Gaining muscle mass seems to be the bane of some novice bodybuilders – whatever they do, they just can’t seem to manage to buff up their muscles properly. Worry not if you’re experiencing the same problems though – there’s always a solution to them, even if you’ll have to end up sweating a bit more. If you’re a regular, healthy person, there’s hardly anything that can prevent you from building your muscle mass properly and achieving noticeable progress in your efforts. Here are some tips to get you going:
1) Protein is king. Protein is basically the building blocks of your muscles – the more of it your organism has, the better it can build new muscles and recover the current ones from exercise. Make sure your diet includes a sufficient amount of protein, and also watch out what type of protein it is specifically – lean proteins have a much greater impact on your muscle building than regular ones.
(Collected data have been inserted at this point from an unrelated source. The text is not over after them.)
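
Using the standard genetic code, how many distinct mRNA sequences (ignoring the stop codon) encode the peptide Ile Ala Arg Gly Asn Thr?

Ile: 3 codons.
Ala: 4 codons.
Arg: 6 codons.
Gly: 4 codons.
Asn: 2 codons.
Thr: 4 codons.
3 × 4 × 6 × 4 × 2 × 4 = 2304.

2304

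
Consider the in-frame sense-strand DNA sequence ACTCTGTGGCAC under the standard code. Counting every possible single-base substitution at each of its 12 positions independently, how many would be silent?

8

Codon 1 (ACT, Thr): 3 synonymous substitutions.
Codon 2 (CTG, Leu): 4 synonymous substitutions.
Codon 3 (TGG, Trp): 0 synonymous substitutions.
Codon 4 (CAC, His): 1 synonymous substitution.
Total: 3 + 4 + 0 + 1 = 8.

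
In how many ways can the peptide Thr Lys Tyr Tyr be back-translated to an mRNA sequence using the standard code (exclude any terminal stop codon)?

Thr: 4 codons.
Lys: 2 codons.
Tyr: 2 codons.
Tyr: 2 codons.
4 × 2 × 2 × 2 = 32.

32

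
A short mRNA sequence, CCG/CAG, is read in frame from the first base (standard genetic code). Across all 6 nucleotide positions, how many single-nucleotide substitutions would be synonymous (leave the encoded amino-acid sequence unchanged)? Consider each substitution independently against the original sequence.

Codon 1 (CCG, Pro): 3 synonymous substitutions.
Codon 2 (CAG, Gln): 1 synonymous substitution.
Total: 3 + 1 = 4.

4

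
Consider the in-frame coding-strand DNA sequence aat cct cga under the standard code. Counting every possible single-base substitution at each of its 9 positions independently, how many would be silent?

8

Codon 1 (AAT, Asn): 1 synonymous substitution.
Codon 2 (CCT, Pro): 3 synonymous substitutions.
Codon 3 (CGA, Arg): 4 synonymous substitutions.
Total: 1 + 3 + 4 = 8.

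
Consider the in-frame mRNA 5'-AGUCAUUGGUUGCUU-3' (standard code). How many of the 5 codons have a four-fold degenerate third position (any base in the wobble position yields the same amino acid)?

1

Codon 1 AGU (Ser): third position 2-fold.
Codon 2 CAU (His): third position 2-fold.
Codon 3 UGG (Trp): third position 1-fold.
Codon 4 UUG (Leu): third position 2-fold.
Codon 5 CUU (Leu): third position 4-fold.
Four-fold degenerate third positions: 1.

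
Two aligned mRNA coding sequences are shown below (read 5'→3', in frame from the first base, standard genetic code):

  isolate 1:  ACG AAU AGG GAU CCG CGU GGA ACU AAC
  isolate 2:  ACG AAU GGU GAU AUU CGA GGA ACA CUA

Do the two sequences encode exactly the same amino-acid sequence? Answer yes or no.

no

Codon 1: ACG Thr / ACG Thr — identical.
Codon 2: AAU Asn / AAU Asn — identical.
Codon 3: AGG Arg / GGU Gly — nonsynonymous.
Codon 4: GAU Asp / GAU Asp — identical.
Codon 5: CCG Pro / AUU Ile — nonsynonymous.
Codon 6: CGU Arg / CGA Arg — synonymous.
Codon 7: GGA Gly / GGA Gly — identical.
Codon 8: ACU Thr / ACA Thr — synonymous.
Codon 9: AAC Asn / CUA Leu — nonsynonymous.
Nonsynonymous differences: 3 → different protein.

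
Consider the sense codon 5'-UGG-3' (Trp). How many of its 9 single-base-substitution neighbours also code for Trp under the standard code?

0

Position 1: none → 0 synonymous.
Position 2: none → 0 synonymous.
Position 3: none → 0 synonymous.
Total: 0 + 0 + 0 = 0.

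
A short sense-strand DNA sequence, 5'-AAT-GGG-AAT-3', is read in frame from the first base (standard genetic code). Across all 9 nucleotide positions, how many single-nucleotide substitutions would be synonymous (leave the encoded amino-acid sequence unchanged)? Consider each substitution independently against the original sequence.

Codon 1 (AAT, Asn): 1 synonymous substitution.
Codon 2 (GGG, Gly): 3 synonymous substitutions.
Codon 3 (AAT, Asn): 1 synonymous substitution.
Total: 1 + 3 + 1 = 5.

5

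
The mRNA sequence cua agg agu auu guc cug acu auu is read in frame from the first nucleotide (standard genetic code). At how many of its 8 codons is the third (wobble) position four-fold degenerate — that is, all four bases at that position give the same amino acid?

Codon 1 CUA (Leu): third position 4-fold.
Codon 2 AGG (Arg): third position 2-fold.
Codon 3 AGU (Ser): third position 2-fold.
Codon 4 AUU (Ile): third position 3-fold.
Codon 5 GUC (Val): third position 4-fold.
Codon 6 CUG (Leu): third position 4-fold.
Codon 7 ACU (Thr): third position 4-fold.
Codon 8 AUU (Ile): third position 3-fold.
Four-fold degenerate third positions: 4.

4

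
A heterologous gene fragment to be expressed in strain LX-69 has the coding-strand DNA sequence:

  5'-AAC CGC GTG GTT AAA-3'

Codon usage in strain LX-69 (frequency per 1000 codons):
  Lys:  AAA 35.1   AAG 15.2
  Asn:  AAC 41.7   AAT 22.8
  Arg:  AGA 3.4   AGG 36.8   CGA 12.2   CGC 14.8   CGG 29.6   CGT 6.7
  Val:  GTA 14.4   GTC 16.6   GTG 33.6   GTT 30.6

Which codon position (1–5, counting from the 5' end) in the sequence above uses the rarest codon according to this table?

2

Codon 1 AAC (Asn): 41.7 per 1000.
Codon 2 CGC (Arg): 14.8 per 1000.
Codon 3 GTG (Val): 33.6 per 1000.
Codon 4 GTT (Val): 30.6 per 1000.
Codon 5 AAA (Lys): 35.1 per 1000.
Lowest frequency is 14.8 at codon 2.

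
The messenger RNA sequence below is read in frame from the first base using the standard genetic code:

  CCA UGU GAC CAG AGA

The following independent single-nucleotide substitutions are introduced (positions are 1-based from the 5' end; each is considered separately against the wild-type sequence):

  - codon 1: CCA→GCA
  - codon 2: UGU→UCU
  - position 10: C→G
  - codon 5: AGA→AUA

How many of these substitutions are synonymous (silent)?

Codon 1: CCA (Pro) → GCA (Ala) — missense.
Codon 2: UGU (Cys) → UCU (Ser) — missense.
Codon 4: CAG (Gln) → GAG (Glu) — missense.
Codon 5: AGA (Arg) → AUA (Ile) — missense.
Synonymous: 0 of 4.

0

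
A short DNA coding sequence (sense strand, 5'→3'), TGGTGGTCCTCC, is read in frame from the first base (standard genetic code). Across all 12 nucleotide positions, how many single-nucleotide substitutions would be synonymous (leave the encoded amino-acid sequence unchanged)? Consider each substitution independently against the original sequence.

Codon 1 (TGG, Trp): 0 synonymous substitutions.
Codon 2 (TGG, Trp): 0 synonymous substitutions.
Codon 3 (TCC, Ser): 3 synonymous substitutions.
Codon 4 (TCC, Ser): 3 synonymous substitutions.
Total: 0 + 0 + 3 + 3 = 6.

6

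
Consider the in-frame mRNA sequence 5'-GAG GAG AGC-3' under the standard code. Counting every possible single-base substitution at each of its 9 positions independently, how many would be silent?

Codon 1 (GAG, Glu): 1 synonymous substitution.
Codon 2 (GAG, Glu): 1 synonymous substitution.
Codon 3 (AGC, Ser): 1 synonymous substitution.
Total: 1 + 1 + 1 = 3.

3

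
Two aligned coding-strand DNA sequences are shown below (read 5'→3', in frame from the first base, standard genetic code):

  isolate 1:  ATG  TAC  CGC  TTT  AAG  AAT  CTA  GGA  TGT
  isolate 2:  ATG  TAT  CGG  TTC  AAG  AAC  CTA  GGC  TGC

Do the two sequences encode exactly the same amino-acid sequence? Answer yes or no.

Codon 1: ATG Met / ATG Met — identical.
Codon 2: TAC Tyr / TAT Tyr — synonymous.
Codon 3: CGC Arg / CGG Arg — synonymous.
Codon 4: TTT Phe / TTC Phe — synonymous.
Codon 5: AAG Lys / AAG Lys — identical.
Codon 6: AAT Asn / AAC Asn — synonymous.
Codon 7: CTA Leu / CTA Leu — identical.
Codon 8: GGA Gly / GGC Gly — synonymous.
Codon 9: TGT Cys / TGC Cys — synonymous.
Nonsynonymous differences: 0 → same protein.

yes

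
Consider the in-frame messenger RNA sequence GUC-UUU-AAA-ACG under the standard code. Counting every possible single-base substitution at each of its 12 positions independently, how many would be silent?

8

Codon 1 (GUC, Val): 3 synonymous substitutions.
Codon 2 (UUU, Phe): 1 synonymous substitution.
Codon 3 (AAA, Lys): 1 synonymous substitution.
Codon 4 (ACG, Thr): 3 synonymous substitutions.
Total: 3 + 1 + 1 + 3 = 8.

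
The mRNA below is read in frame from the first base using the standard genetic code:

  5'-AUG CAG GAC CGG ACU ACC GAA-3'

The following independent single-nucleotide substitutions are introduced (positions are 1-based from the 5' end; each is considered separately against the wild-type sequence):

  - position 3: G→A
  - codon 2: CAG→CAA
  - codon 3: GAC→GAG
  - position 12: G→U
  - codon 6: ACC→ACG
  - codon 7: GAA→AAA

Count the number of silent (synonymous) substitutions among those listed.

Codon 1: AUG (Met) → AUA (Ile) — missense.
Codon 2: CAG (Gln) → CAA (Gln) — synonymous.
Codon 3: GAC (Asp) → GAG (Glu) — missense.
Codon 4: CGG (Arg) → CGU (Arg) — synonymous.
Codon 6: ACC (Thr) → ACG (Thr) — synonymous.
Codon 7: GAA (Glu) → AAA (Lys) — missense.
Synonymous: 3 of 6.

3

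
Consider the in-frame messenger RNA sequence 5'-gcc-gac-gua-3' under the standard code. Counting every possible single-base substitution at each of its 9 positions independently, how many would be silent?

Codon 1 (GCC, Ala): 3 synonymous substitutions.
Codon 2 (GAC, Asp): 1 synonymous substitution.
Codon 3 (GUA, Val): 3 synonymous substitutions.
Total: 3 + 1 + 3 = 7.

7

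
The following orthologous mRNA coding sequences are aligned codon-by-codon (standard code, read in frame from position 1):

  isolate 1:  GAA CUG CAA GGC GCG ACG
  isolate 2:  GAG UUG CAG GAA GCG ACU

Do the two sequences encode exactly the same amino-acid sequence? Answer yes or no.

Codon 1: GAA Glu / GAG Glu — synonymous.
Codon 2: CUG Leu / UUG Leu — synonymous.
Codon 3: CAA Gln / CAG Gln — synonymous.
Codon 4: GGC Gly / GAA Glu — nonsynonymous.
Codon 5: GCG Ala / GCG Ala — identical.
Codon 6: ACG Thr / ACU Thr — synonymous.
Nonsynonymous differences: 1 → different protein.

no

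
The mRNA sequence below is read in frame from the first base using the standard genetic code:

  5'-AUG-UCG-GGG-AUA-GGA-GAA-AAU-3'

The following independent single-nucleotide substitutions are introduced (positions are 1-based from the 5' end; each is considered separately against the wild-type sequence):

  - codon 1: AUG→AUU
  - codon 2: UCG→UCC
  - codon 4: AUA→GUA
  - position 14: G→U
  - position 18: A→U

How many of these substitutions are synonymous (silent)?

Codon 1: AUG (Met) → AUU (Ile) — missense.
Codon 2: UCG (Ser) → UCC (Ser) — synonymous.
Codon 4: AUA (Ile) → GUA (Val) — missense.
Codon 5: GGA (Gly) → GUA (Val) — missense.
Codon 6: GAA (Glu) → GAU (Asp) — missense.
Synonymous: 1 of 5.

1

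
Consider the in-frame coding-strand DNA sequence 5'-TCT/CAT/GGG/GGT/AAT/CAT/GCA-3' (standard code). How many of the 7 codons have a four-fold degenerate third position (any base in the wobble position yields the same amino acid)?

4

Codon 1 TCT (Ser): third position 4-fold.
Codon 2 CAT (His): third position 2-fold.
Codon 3 GGG (Gly): third position 4-fold.
Codon 4 GGT (Gly): third position 4-fold.
Codon 5 AAT (Asn): third position 2-fold.
Codon 6 CAT (His): third position 2-fold.
Codon 7 GCA (Ala): third position 4-fold.
Four-fold degenerate third positions: 4.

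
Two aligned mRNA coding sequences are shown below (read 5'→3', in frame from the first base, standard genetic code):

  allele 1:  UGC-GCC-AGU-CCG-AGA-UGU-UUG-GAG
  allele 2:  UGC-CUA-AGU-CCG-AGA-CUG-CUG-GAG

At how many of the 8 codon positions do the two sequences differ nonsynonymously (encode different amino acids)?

Codon 1: UGC Cys / UGC Cys — identical.
Codon 2: GCC Ala / CUA Leu — nonsynonymous.
Codon 3: AGU Ser / AGU Ser — identical.
Codon 4: CCG Pro / CCG Pro — identical.
Codon 5: AGA Arg / AGA Arg — identical.
Codon 6: UGU Cys / CUG Leu — nonsynonymous.
Codon 7: UUG Leu / CUG Leu — synonymous.
Codon 8: GAG Glu / GAG Glu — identical.
Nonsynonymous differences: 2.

2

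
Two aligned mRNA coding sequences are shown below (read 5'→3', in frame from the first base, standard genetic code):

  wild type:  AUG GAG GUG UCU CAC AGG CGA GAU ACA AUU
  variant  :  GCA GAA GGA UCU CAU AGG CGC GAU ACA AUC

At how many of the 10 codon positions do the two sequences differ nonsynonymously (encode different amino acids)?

Codon 1: AUG Met / GCA Ala — nonsynonymous.
Codon 2: GAG Glu / GAA Glu — synonymous.
Codon 3: GUG Val / GGA Gly — nonsynonymous.
Codon 4: UCU Ser / UCU Ser — identical.
Codon 5: CAC His / CAU His — synonymous.
Codon 6: AGG Arg / AGG Arg — identical.
Codon 7: CGA Arg / CGC Arg — synonymous.
Codon 8: GAU Asp / GAU Asp — identical.
Codon 9: ACA Thr / ACA Thr — identical.
Codon 10: AUU Ile / AUC Ile — synonymous.
Nonsynonymous differences: 2.

2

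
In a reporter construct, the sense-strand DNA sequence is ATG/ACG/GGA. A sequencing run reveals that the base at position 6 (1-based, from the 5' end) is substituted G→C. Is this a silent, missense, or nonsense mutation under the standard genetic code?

Position 6 falls in codon 2: ACG → Thr.
After the substitution the codon is ACC → Thr.
Both encode Thr, so the change is synonymous.

silent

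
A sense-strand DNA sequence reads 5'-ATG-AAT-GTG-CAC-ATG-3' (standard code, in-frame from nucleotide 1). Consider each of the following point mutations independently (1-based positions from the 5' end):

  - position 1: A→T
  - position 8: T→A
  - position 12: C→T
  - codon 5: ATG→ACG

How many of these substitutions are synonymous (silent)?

Codon 1: ATG (Met) → TTG (Leu) — missense.
Codon 3: GTG (Val) → GAG (Glu) — missense.
Codon 4: CAC (His) → CAT (His) — synonymous.
Codon 5: ATG (Met) → ACG (Thr) — missense.
Synonymous: 1 of 4.

1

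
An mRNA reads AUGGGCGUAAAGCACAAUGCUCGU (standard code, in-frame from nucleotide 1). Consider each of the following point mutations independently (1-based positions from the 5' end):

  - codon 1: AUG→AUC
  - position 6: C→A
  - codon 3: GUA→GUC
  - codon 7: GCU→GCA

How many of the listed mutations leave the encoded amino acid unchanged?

Codon 1: AUG (Met) → AUC (Ile) — missense.
Codon 2: GGC (Gly) → GGA (Gly) — synonymous.
Codon 3: GUA (Val) → GUC (Val) — synonymous.
Codon 7: GCU (Ala) → GCA (Ala) — synonymous.
Synonymous: 3 of 4.

3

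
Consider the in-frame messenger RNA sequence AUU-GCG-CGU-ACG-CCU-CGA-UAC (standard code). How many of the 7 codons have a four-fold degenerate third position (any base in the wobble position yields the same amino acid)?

Codon 1 AUU (Ile): third position 3-fold.
Codon 2 GCG (Ala): third position 4-fold.
Codon 3 CGU (Arg): third position 4-fold.
Codon 4 ACG (Thr): third position 4-fold.
Codon 5 CCU (Pro): third position 4-fold.
Codon 6 CGA (Arg): third position 4-fold.
Codon 7 UAC (Tyr): third position 2-fold.
Four-fold degenerate third positions: 5.

5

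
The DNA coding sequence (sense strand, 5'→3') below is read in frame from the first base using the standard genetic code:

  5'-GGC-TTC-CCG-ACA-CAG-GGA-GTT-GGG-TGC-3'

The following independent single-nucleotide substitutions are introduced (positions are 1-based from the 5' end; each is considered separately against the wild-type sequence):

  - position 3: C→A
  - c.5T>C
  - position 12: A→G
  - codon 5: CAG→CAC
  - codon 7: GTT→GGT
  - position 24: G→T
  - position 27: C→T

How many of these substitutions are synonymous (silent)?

4

Codon 1: GGC (Gly) → GGA (Gly) — synonymous.
Codon 2: TTC (Phe) → TCC (Ser) — missense.
Codon 4: ACA (Thr) → ACG (Thr) — synonymous.
Codon 5: CAG (Gln) → CAC (His) — missense.
Codon 7: GTT (Val) → GGT (Gly) — missense.
Codon 8: GGG (Gly) → GGT (Gly) — synonymous.
Codon 9: TGC (Cys) → TGT (Cys) — synonymous.
Synonymous: 4 of 7.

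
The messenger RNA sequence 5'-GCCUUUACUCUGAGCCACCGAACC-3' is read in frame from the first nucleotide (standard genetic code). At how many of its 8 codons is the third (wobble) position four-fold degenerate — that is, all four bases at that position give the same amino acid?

5

Codon 1 GCC (Ala): third position 4-fold.
Codon 2 UUU (Phe): third position 2-fold.
Codon 3 ACU (Thr): third position 4-fold.
Codon 4 CUG (Leu): third position 4-fold.
Codon 5 AGC (Ser): third position 2-fold.
Codon 6 CAC (His): third position 2-fold.
Codon 7 CGA (Arg): third position 4-fold.
Codon 8 ACC (Thr): third position 4-fold.
Four-fold degenerate third positions: 5.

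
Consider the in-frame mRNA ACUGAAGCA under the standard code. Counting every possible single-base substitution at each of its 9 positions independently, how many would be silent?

7

Codon 1 (ACU, Thr): 3 synonymous substitutions.
Codon 2 (GAA, Glu): 1 synonymous substitution.
Codon 3 (GCA, Ala): 3 synonymous substitutions.
Total: 3 + 1 + 3 = 7.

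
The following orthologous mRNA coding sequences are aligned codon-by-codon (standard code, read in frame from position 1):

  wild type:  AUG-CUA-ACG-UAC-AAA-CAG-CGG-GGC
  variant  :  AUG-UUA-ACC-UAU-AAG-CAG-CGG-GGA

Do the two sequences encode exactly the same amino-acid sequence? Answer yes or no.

yes

Codon 1: AUG Met / AUG Met — identical.
Codon 2: CUA Leu / UUA Leu — synonymous.
Codon 3: ACG Thr / ACC Thr — synonymous.
Codon 4: UAC Tyr / UAU Tyr — synonymous.
Codon 5: AAA Lys / AAG Lys — synonymous.
Codon 6: CAG Gln / CAG Gln — identical.
Codon 7: CGG Arg / CGG Arg — identical.
Codon 8: GGC Gly / GGA Gly — synonymous.
Nonsynonymous differences: 0 → same protein.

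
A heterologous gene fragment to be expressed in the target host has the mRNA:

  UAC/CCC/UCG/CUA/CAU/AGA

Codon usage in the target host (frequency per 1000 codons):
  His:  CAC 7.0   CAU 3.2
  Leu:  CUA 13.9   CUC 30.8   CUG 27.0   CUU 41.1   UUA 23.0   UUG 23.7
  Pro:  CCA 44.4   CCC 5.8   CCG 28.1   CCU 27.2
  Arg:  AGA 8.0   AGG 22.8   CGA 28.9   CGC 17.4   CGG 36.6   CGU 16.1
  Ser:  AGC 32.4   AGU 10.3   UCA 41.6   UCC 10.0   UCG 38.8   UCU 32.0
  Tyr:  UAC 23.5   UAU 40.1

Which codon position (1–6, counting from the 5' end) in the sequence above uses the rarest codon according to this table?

5

Codon 1 UAC (Tyr): 23.5 per 1000.
Codon 2 CCC (Pro): 5.8 per 1000.
Codon 3 UCG (Ser): 38.8 per 1000.
Codon 4 CUA (Leu): 13.9 per 1000.
Codon 5 CAU (His): 3.2 per 1000.
Codon 6 AGA (Arg): 8.0 per 1000.
Lowest frequency is 3.2 at codon 5.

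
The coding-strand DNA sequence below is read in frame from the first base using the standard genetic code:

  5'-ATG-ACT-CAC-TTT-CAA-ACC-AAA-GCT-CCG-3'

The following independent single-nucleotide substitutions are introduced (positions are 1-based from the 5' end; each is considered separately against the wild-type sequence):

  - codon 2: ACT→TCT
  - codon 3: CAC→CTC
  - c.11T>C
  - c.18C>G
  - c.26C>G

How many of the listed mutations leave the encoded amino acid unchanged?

1

Codon 2: ACT (Thr) → TCT (Ser) — missense.
Codon 3: CAC (His) → CTC (Leu) — missense.
Codon 4: TTT (Phe) → TCT (Ser) — missense.
Codon 6: ACC (Thr) → ACG (Thr) — synonymous.
Codon 9: CCG (Pro) → CGG (Arg) — missense.
Synonymous: 1 of 5.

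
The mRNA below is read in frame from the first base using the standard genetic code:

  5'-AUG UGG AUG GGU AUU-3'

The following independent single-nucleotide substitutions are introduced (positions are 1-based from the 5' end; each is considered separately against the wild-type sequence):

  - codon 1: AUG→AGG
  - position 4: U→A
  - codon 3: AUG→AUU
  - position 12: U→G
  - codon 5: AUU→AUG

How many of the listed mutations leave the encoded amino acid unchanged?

1

Codon 1: AUG (Met) → AGG (Arg) — missense.
Codon 2: UGG (Trp) → AGG (Arg) — missense.
Codon 3: AUG (Met) → AUU (Ile) — missense.
Codon 4: GGU (Gly) → GGG (Gly) — synonymous.
Codon 5: AUU (Ile) → AUG (Met) — missense.
Synonymous: 1 of 5.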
2) Eat less in more servings. This should already be common knowledge to you if you’re concerned with your health and well-being, but if it isn’t – try to split up your diet into several smaller meals, this will both help your body cope with the food intake more easily, while also keeping you more energetic as a whole as your body will be more frequently supplied with nutrients.
3) Supplements can help a lot. You don’t have to go for the “hardcore” stuff if you just need to gain some extra muscle mass – using some plain supplements can produce some fantastic results for your efforts if you do it properly. Creatine should be taken as a supplement at some stage, most athletes find it very useful for building muscle mass (though in some rare cases it may not work up to the norm, but that depends on your body entirely!)
4) Increase your water intake. Up the amount of water you drink daily, simple as that. Water serves your body much like fuel serves a machine, so the more of it you drink, the better the various processes inside your body will go. Just make sure that you spread the drinking equally throughout the day – drink a glass of water at regular intervals, with your goal being 8-10 glasses daily.
5) Decrease your workout sets. If you want to build muscle mass as quickly as possible, you’ll have to limit the number of sets you do when working out – doing too many can have a negative impact on your muscles’ recovery, and may ultimately lead to a decreased performance. To prevent this, be extra careful with the amount of sets and limit them to two per session at best.
6) Fat can help you. You don’t have to limit the amount of fat in your diet to stay health – in fact, increasing it can actually have beneficial effects on your body if your aim is to gain muscle mass (which ultimately comes from regular mass). Don’t be afraid to increase the amount of fats in your diet, as long as they’re not saturated ones.